So I’ve had a request that I stop writing about baseball, to which I respond: Yes, dear, I’ll get you another ginger ale now that the World Series is finally over.
But first, one last tally of the relative success of “small ball.” The idea is that, in the playoffs, playing against teams with presumably better pitching, runs are at a premium. So teams are urged by commentators to “manufacture” runs with sacrifices, stolen bases, and the like. Statistically, these plays don’t help a team generate runs. But they’re so ingrained in baseball conventional wisdom that managers use them anyway.

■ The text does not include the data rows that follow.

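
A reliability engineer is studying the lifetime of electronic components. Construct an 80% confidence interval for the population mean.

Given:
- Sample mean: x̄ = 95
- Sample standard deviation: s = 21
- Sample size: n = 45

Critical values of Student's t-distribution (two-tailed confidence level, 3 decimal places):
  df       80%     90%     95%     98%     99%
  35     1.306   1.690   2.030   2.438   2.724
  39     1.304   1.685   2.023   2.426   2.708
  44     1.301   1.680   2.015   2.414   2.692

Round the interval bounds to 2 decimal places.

The population standard deviation σ is unknown (only the sample standard deviation s is given), so use a t-interval with df = n - 1 = 45 - 1 = 44.

For 80% confidence with df = 44, t* = 1.301 (from t-table)

Standard error: SE = s/√n = 21/√45 = 3.130495

Margin of error: E = t* × SE = 1.301 × 3.130495 = 4.0728

T-interval: x̄ ± E = 95 ± 4.0728 = (90.9272, 99.0728)

Rounded to 2 decimal places:

(90.93, 99.07)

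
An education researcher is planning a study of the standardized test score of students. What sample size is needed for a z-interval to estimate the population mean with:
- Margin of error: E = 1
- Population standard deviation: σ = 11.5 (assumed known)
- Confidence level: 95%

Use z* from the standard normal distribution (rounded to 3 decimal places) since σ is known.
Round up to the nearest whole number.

Using z* since population σ is known (z-interval formula).

For 95% confidence, z* = 1.96 (from standard normal table)

Sample size formula for z-interval: n = (z*σ/E)²

n = (1.96 × 11.5 / 1)²
  = (22.540000)²
  = 508.0516

Round up to the nearest whole number: n = 509

509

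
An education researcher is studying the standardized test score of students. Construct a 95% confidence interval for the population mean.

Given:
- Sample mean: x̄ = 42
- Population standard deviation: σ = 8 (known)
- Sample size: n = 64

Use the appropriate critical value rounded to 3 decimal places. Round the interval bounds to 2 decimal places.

The population standard deviation σ is known, so use a z-interval (standard normal critical value).

For 95% confidence, z* = 1.96 (from standard normal table)

Standard error: SE = σ/√n = 8/√64 = 1.000000

Margin of error: E = z* × SE = 1.96 × 1.000000 = 1.9600

Z-interval: x̄ ± E = 42 ± 1.9600 = (40.0400, 43.9600)

Rounded to 2 decimal places:

(40.04, 43.96)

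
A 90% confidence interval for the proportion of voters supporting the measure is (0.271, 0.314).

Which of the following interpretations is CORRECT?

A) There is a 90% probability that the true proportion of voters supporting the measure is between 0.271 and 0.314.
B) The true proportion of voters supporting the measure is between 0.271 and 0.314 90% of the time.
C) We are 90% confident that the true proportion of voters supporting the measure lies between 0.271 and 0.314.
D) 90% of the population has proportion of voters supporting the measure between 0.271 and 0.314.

A confidence interval represents our confidence in the procedure, not a probability statement about the parameter.

Key concept: If we repeated this sampling process many times and computed a 90% CI each time, about 90% of those intervals would contain the true population parameter.

For this specific interval (0.271, 0.314):
- Midpoint (point estimate): 0.2925
- Margin of error: 0.0215

The correct interpretation is the one stating confidence that the true parameter lies in the interval — option C.

C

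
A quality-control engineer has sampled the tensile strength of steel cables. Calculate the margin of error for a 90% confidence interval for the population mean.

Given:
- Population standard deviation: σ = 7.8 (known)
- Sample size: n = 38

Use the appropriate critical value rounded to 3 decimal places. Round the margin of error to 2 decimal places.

The population standard deviation σ is known, so use the z-interval margin of error formula.

For 90% confidence, z* = 1.645 (from standard normal table)

Margin of error formula for z-interval: E = z* × σ/√n

E = 1.645 × 7.8/√38
  = 1.645 × 1.265327
  = 2.0815

Rounded to 2 decimal places:

2.08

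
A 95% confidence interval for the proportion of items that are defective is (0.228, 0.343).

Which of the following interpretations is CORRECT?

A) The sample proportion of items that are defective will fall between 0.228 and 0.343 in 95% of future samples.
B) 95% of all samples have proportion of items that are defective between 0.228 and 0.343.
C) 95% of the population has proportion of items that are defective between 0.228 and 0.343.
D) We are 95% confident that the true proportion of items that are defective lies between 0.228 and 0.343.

A confidence interval represents our confidence in the procedure, not a probability statement about the parameter.

Key concept: If we repeated this sampling process many times and computed a 95% CI each time, about 95% of those intervals would contain the true population parameter.

For this specific interval (0.228, 0.343):
- Midpoint (point estimate): 0.2855
- Margin of error: 0.0575

The correct interpretation is the one stating confidence that the true parameter lies in the interval — option D.

D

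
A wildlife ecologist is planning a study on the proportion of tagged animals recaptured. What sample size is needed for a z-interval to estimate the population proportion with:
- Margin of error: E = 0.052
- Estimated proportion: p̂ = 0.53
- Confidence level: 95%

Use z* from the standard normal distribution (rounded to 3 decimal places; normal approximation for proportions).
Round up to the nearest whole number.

Using z* for proportion z-interval (normal approximation).

For 95% confidence, z* = 1.96 (from standard normal table)

Sample size formula for proportion z-interval: n = z*²p̂(1-p̂)/E²

n = 1.96² × 0.53 × 0.47 / 0.052²
  = 3.8416 × 0.2491 / 0.002704
  = 353.8989

Round up to the nearest whole number: n = 354

354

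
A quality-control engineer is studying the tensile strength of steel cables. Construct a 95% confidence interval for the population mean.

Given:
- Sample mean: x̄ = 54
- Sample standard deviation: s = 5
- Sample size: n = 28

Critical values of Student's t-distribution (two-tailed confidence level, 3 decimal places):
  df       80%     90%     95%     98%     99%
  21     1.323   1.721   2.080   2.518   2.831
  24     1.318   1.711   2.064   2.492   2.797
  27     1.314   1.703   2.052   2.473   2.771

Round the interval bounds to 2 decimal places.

The population standard deviation σ is unknown (only the sample standard deviation s is given), so use a t-interval with df = n - 1 = 28 - 1 = 27.

For 95% confidence with df = 27, t* = 2.052 (from t-table)

Standard error: SE = s/√n = 5/√28 = 0.944911

Margin of error: E = t* × SE = 2.052 × 0.944911 = 1.9390

T-interval: x̄ ± E = 54 ± 1.9390 = (52.0610, 55.9390)

Rounded to 2 decimal places:

(52.06, 55.94)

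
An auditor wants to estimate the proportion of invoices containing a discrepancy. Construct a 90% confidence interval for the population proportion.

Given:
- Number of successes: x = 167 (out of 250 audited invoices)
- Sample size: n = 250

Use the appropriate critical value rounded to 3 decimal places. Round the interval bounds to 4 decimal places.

Sample proportion: p̂ = 167/250 = 0.668000

Check conditions for normal approximation:
  np̂ = 167 ≥ 10 ✓
  n(1-p̂) = 83 ≥ 10 ✓

The sample is large enough, so use a z-interval (normal approximation) for the proportion.

For 90% confidence, z* = 1.645 (from standard normal table)

Standard error: SE = √(p̂(1-p̂)/n) = √(0.668000×0.332000/250) = 0.02978429

Margin of error: E = z* × SE = 1.645 × 0.02978429 = 0.048995

Z-interval: p̂ ± E = 0.668000 ± 0.048995 = (0.619005, 0.716995)

Rounded to 4 decimal places:

(0.6190, 0.7170)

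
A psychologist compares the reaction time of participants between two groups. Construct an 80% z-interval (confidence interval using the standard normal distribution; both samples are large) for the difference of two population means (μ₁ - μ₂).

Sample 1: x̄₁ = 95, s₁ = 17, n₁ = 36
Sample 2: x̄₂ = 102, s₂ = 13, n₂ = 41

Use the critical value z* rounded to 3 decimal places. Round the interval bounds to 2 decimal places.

Both samples are large (n₁ = 36 ≥ 30, n₂ = 41 ≥ 30), so a z-interval for the difference of means applies.

Point estimate: x̄₁ - x̄₂ = 95 - 102 = -7

Standard error: SE = √(s₁²/n₁ + s₂²/n₂)
= √(17²/36 + 13²/41)
= √(8.027778 + 4.121951)
= 3.485646

For 80% confidence, z* = 1.282 (from standard normal table)
Margin of error: E = z* × SE = 1.282 × 3.485646 = 4.4686

Z-interval: (x̄₁ - x̄₂) ± E = -7 ± 4.4686 = (-11.4686, -2.5314)

Rounded to 2 decimal places:

(-11.47, -2.53)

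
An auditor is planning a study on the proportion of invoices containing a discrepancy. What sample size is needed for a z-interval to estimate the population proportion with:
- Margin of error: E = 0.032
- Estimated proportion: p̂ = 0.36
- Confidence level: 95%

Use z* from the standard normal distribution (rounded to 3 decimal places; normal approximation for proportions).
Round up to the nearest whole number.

Using z* for proportion z-interval (normal approximation).

For 95% confidence, z* = 1.96 (from standard normal table)

Sample size formula for proportion z-interval: n = z*²p̂(1-p̂)/E²

n = 1.96² × 0.36 × 0.64 / 0.032²
  = 3.8416 × 0.2304 / 0.001024
  = 864.3600

Round up to the nearest whole number: n = 865

865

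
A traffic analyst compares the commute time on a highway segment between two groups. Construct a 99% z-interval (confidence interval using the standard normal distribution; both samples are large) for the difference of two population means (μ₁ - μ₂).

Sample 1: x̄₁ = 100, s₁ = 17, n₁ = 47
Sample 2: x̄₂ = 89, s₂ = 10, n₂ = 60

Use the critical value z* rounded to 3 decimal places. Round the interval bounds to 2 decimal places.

Both samples are large (n₁ = 47 ≥ 30, n₂ = 60 ≥ 30), so a z-interval for the difference of means applies.

Point estimate: x̄₁ - x̄₂ = 100 - 89 = 11

Standard error: SE = √(s₁²/n₁ + s₂²/n₂)
= √(17²/47 + 10²/60)
= √(6.148936 + 1.666667)
= 2.795640

For 99% confidence, z* = 2.576 (from standard normal table)
Margin of error: E = z* × SE = 2.576 × 2.795640 = 7.2016

Z-interval: (x̄₁ - x̄₂) ± E = 11 ± 7.2016 = (3.7984, 18.2016)

Rounded to 2 decimal places:

(3.80, 18.20)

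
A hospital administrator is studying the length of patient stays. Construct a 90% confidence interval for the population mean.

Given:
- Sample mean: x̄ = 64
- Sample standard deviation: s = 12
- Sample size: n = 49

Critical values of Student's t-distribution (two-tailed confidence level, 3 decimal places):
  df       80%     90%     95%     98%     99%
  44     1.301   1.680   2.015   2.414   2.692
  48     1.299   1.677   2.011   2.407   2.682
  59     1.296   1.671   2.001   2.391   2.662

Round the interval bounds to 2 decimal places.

The population standard deviation σ is unknown (only the sample standard deviation s is given), so use a t-interval with df = n - 1 = 49 - 1 = 48.

For 90% confidence with df = 48, t* = 1.677 (from t-table)

Standard error: SE = s/√n = 12/√49 = 1.714286

Margin of error: E = t* × SE = 1.677 × 1.714286 = 2.8749

T-interval: x̄ ± E = 64 ± 2.8749 = (61.1251, 66.8749)

Rounded to 2 decimal places:

(61.13, 66.87)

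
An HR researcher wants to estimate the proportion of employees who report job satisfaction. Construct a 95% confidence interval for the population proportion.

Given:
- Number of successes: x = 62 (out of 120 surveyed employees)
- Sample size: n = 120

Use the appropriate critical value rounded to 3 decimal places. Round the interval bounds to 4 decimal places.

Sample proportion: p̂ = 62/120 = 0.516667

Check conditions for normal approximation:
  np̂ = 62 ≥ 10 ✓
  n(1-p̂) = 58 ≥ 10 ✓

The sample is large enough, so use a z-interval (normal approximation) for the proportion.

For 95% confidence, z* = 1.96 (from standard normal table)

Standard error: SE = √(p̂(1-p̂)/n) = √(0.516667×0.483333/120) = 0.04561818

Margin of error: E = z* × SE = 1.96 × 0.04561818 = 0.089412

Z-interval: p̂ ± E = 0.516667 ± 0.089412 = (0.427255, 0.606078)

Rounded to 4 decimal places:

(0.4273, 0.6061)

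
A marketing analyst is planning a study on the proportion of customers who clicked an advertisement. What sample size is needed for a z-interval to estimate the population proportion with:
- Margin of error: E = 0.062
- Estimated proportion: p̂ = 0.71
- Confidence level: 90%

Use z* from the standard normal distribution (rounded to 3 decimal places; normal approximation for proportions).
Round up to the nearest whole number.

Using z* for proportion z-interval (normal approximation).

For 90% confidence, z* = 1.645 (from standard normal table)

Sample size formula for proportion z-interval: n = z*²p̂(1-p̂)/E²

n = 1.645² × 0.71 × 0.29 / 0.062²
  = 2.706025 × 0.2059 / 0.003844
  = 144.9455

Round up to the nearest whole number: n = 145

145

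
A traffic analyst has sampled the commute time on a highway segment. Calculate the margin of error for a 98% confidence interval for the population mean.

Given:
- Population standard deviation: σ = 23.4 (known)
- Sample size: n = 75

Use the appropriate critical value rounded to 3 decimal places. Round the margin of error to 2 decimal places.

The population standard deviation σ is known, so use the z-interval margin of error formula.

For 98% confidence, z* = 2.326 (from standard normal table)

Margin of error formula for z-interval: E = z* × σ/√n

E = 2.326 × 23.4/√75
  = 2.326 × 2.701999
  = 6.2849

Rounded to 2 decimal places:

6.28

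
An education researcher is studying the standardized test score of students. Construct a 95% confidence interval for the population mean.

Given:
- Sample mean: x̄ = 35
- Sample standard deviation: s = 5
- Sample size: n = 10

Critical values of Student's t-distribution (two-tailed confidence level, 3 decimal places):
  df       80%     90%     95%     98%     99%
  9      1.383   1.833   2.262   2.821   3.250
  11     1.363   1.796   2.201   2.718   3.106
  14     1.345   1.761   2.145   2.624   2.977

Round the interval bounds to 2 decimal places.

The population standard deviation σ is unknown (only the sample standard deviation s is given), so use a t-interval with df = n - 1 = 10 - 1 = 9.

For 95% confidence with df = 9, t* = 2.262 (from t-table)

Standard error: SE = s/√n = 5/√10 = 1.581139

Margin of error: E = t* × SE = 2.262 × 1.581139 = 3.5765

T-interval: x̄ ± E = 35 ± 3.5765 = (31.4235, 38.5765)

Rounded to 2 decimal places:

(31.42, 38.58)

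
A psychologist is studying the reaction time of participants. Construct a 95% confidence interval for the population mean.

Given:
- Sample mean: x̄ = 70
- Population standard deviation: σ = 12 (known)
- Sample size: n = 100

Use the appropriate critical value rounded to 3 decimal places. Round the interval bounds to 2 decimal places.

The population standard deviation σ is known, so use a z-interval (standard normal critical value).

For 95% confidence, z* = 1.96 (from standard normal table)

Standard error: SE = σ/√n = 12/√100 = 1.200000

Margin of error: E = z* × SE = 1.96 × 1.200000 = 2.3520

Z-interval: x̄ ± E = 70 ± 2.3520 = (67.6480, 72.3520)

Rounded to 2 decimal places:

(67.65, 72.35)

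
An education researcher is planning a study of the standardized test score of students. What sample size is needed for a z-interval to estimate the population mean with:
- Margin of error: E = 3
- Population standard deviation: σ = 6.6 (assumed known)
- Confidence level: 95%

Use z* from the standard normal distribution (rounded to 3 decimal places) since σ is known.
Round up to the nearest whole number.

Using z* since population σ is known (z-interval formula).

For 95% confidence, z* = 1.96 (from standard normal table)

Sample size formula for z-interval: n = (z*σ/E)²

n = (1.96 × 6.6 / 3)²
  = (4.312000)²
  = 18.5933

Round up to the nearest whole number: n = 19

19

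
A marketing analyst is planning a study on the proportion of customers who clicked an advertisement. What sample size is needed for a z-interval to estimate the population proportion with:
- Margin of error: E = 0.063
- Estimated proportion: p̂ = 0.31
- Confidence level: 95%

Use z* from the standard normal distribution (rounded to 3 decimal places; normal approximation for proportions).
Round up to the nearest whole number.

Using z* for proportion z-interval (normal approximation).

For 95% confidence, z* = 1.96 (from standard normal table)

Sample size formula for proportion z-interval: n = z*²p̂(1-p̂)/E²

n = 1.96² × 0.31 × 0.69 / 0.063²
  = 3.8416 × 0.2139 / 0.003969
  = 207.0341

Round up to the nearest whole number: n = 208

208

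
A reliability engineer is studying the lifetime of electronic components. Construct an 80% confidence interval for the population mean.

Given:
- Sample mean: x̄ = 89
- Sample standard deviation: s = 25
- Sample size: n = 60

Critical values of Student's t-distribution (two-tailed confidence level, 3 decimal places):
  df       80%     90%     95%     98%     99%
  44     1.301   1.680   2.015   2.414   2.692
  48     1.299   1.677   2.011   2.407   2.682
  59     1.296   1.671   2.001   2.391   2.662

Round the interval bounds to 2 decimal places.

The population standard deviation σ is unknown (only the sample standard deviation s is given), so use a t-interval with df = n - 1 = 60 - 1 = 59.

For 80% confidence with df = 59, t* = 1.296 (from t-table)

Standard error: SE = s/√n = 25/√60 = 3.227486

Margin of error: E = t* × SE = 1.296 × 3.227486 = 4.1828

T-interval: x̄ ± E = 89 ± 4.1828 = (84.8172, 93.1828)

Rounded to 2 decimal places:

(84.82, 93.18)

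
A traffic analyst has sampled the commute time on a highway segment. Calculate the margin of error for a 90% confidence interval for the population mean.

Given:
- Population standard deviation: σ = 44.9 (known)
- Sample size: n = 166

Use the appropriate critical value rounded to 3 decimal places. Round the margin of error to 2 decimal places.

The population standard deviation σ is known, so use the z-interval margin of error formula.

For 90% confidence, z* = 1.645 (from standard normal table)

Margin of error formula for z-interval: E = z* × σ/√n

E = 1.645 × 44.9/√166
  = 1.645 × 3.484916
  = 5.7327

Rounded to 2 decimal places:

5.73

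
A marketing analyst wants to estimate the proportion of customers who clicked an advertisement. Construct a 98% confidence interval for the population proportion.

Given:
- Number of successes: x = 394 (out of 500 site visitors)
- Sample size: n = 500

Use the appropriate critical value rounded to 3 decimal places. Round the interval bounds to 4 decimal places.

Sample proportion: p̂ = 394/500 = 0.788000

Check conditions for normal approximation:
  np̂ = 394 ≥ 10 ✓
  n(1-p̂) = 106 ≥ 10 ✓

The sample is large enough, so use a z-interval (normal approximation) for the proportion.

For 98% confidence, z* = 2.326 (from standard normal table)

Standard error: SE = √(p̂(1-p̂)/n) = √(0.788000×0.212000/500) = 0.01827873

Margin of error: E = z* × SE = 2.326 × 0.01827873 = 0.042516

Z-interval: p̂ ± E = 0.788000 ± 0.042516 = (0.745484, 0.830516)

Rounded to 4 decimal places:

(0.7455, 0.8305)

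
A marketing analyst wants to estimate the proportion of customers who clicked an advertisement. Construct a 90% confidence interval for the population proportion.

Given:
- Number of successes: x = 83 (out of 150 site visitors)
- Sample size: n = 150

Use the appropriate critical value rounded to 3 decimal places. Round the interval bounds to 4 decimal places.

Sample proportion: p̂ = 83/150 = 0.553333

Check conditions for normal approximation:
  np̂ = 83 ≥ 10 ✓
  n(1-p̂) = 67 ≥ 10 ✓

The sample is large enough, so use a z-interval (normal approximation) for the proportion.

For 90% confidence, z* = 1.645 (from standard normal table)

Standard error: SE = √(p̂(1-p̂)/n) = √(0.553333×0.446667/150) = 0.04059192

Margin of error: E = z* × SE = 1.645 × 0.04059192 = 0.066774

Z-interval: p̂ ± E = 0.553333 ± 0.066774 = (0.486560, 0.620107)

Rounded to 4 decimal places:

(0.4866, 0.6201)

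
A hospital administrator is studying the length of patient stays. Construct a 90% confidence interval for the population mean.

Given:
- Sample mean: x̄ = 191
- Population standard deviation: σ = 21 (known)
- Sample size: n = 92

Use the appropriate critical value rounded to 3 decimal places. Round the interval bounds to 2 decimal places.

The population standard deviation σ is known, so use a z-interval (standard normal critical value).

For 90% confidence, z* = 1.645 (from standard normal table)

Standard error: SE = σ/√n = 21/√92 = 2.189401

Margin of error: E = z* × SE = 1.645 × 2.189401 = 3.6016

Z-interval: x̄ ± E = 191 ± 3.6016 = (187.3984, 194.6016)

Rounded to 2 decimal places:

(187.40, 194.60)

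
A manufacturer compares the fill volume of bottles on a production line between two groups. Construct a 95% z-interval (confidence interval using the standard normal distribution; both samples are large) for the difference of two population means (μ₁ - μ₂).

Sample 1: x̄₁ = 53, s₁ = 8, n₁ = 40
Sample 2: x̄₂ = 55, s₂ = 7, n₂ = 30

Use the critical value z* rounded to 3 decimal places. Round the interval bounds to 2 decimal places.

Both samples are large (n₁ = 40 ≥ 30, n₂ = 30 ≥ 30), so a z-interval for the difference of means applies.

Point estimate: x̄₁ - x̄₂ = 53 - 55 = -2

Standard error: SE = √(s₁²/n₁ + s₂²/n₂)
= √(8²/40 + 7²/30)
= √(1.600000 + 1.633333)
= 1.798147

For 95% confidence, z* = 1.96 (from standard normal table)
Margin of error: E = z* × SE = 1.96 × 1.798147 = 3.5244

Z-interval: (x̄₁ - x̄₂) ± E = -2 ± 3.5244 = (-5.5244, 1.5244)

Rounded to 2 decimal places:

(-5.52, 1.52)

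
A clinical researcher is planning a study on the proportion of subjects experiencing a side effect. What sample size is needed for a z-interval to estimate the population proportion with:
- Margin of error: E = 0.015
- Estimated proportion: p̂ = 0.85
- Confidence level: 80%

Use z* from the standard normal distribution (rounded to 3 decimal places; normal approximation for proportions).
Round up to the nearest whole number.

Using z* for proportion z-interval (normal approximation).

For 80% confidence, z* = 1.282 (from standard normal table)

Sample size formula for proportion z-interval: n = z*²p̂(1-p̂)/E²

n = 1.282² × 0.85 × 0.15 / 0.015²
  = 1.643524 × 0.1275 / 0.000225
  = 931.3303

Round up to the nearest whole number: n = 932

932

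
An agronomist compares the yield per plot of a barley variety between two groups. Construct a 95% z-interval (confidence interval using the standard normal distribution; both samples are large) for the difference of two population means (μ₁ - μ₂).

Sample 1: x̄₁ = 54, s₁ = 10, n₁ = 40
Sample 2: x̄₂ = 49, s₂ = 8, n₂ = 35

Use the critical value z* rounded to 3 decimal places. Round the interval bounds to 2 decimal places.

Both samples are large (n₁ = 40 ≥ 30, n₂ = 35 ≥ 30), so a z-interval for the difference of means applies.

Point estimate: x̄₁ - x̄₂ = 54 - 49 = 5

Standard error: SE = √(s₁²/n₁ + s₂²/n₂)
= √(10²/40 + 8²/35)
= √(2.500000 + 1.828571)
= 2.080522

For 95% confidence, z* = 1.96 (from standard normal table)
Margin of error: E = z* × SE = 1.96 × 2.080522 = 4.0778

Z-interval: (x̄₁ - x̄₂) ± E = 5 ± 4.0778 = (0.9222, 9.0778)

Rounded to 2 decimal places:

(0.92, 9.08)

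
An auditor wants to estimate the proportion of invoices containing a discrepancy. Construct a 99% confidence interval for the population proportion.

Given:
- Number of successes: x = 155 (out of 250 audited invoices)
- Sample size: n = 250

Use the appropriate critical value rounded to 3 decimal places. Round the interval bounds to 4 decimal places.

Sample proportion: p̂ = 155/250 = 0.620000

Check conditions for normal approximation:
  np̂ = 155 ≥ 10 ✓
  n(1-p̂) = 95 ≥ 10 ✓

The sample is large enough, so use a z-interval (normal approximation) for the proportion.

For 99% confidence, z* = 2.576 (from standard normal table)

Standard error: SE = √(p̂(1-p̂)/n) = √(0.620000×0.380000/250) = 0.03069853

Margin of error: E = z* × SE = 2.576 × 0.03069853 = 0.079079

Z-interval: p̂ ± E = 0.620000 ± 0.079079 = (0.540921, 0.699079)

Rounded to 4 decimal places:

(0.5409, 0.6991)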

So here, finally, is a tally of how the runs were scored in the 2003 World Series, as well as a tally of the success and failure of various “small ball” plays:
Total runs scored: 38
Runs scored by play on which they scored:
Walk: 1
Single: 12
Double: 5
Triple: 2
Home run: 14
Sacrifice fly: 4
Number of times a sacrifice bunt actually contributed to a bunt vs. total sacrifice bunts: 2 out of 8
Number of successful steals vs. total attempts: 4 out of 9
Number of times a steal contributed to a run: 0
From those numbers, “small ball” clearly hurt the teams that played it, costing them critical outs and netting virtually nothing in return. 21 of the 38 runs scored in the series scored on extra-base hits (and, though those numbers don’t show it, doubles were involved in several of the other runs). It’s hardly case closed, given the small sample size, but it’s clear that big plays, especially home runs, are generally the key to winning ball games.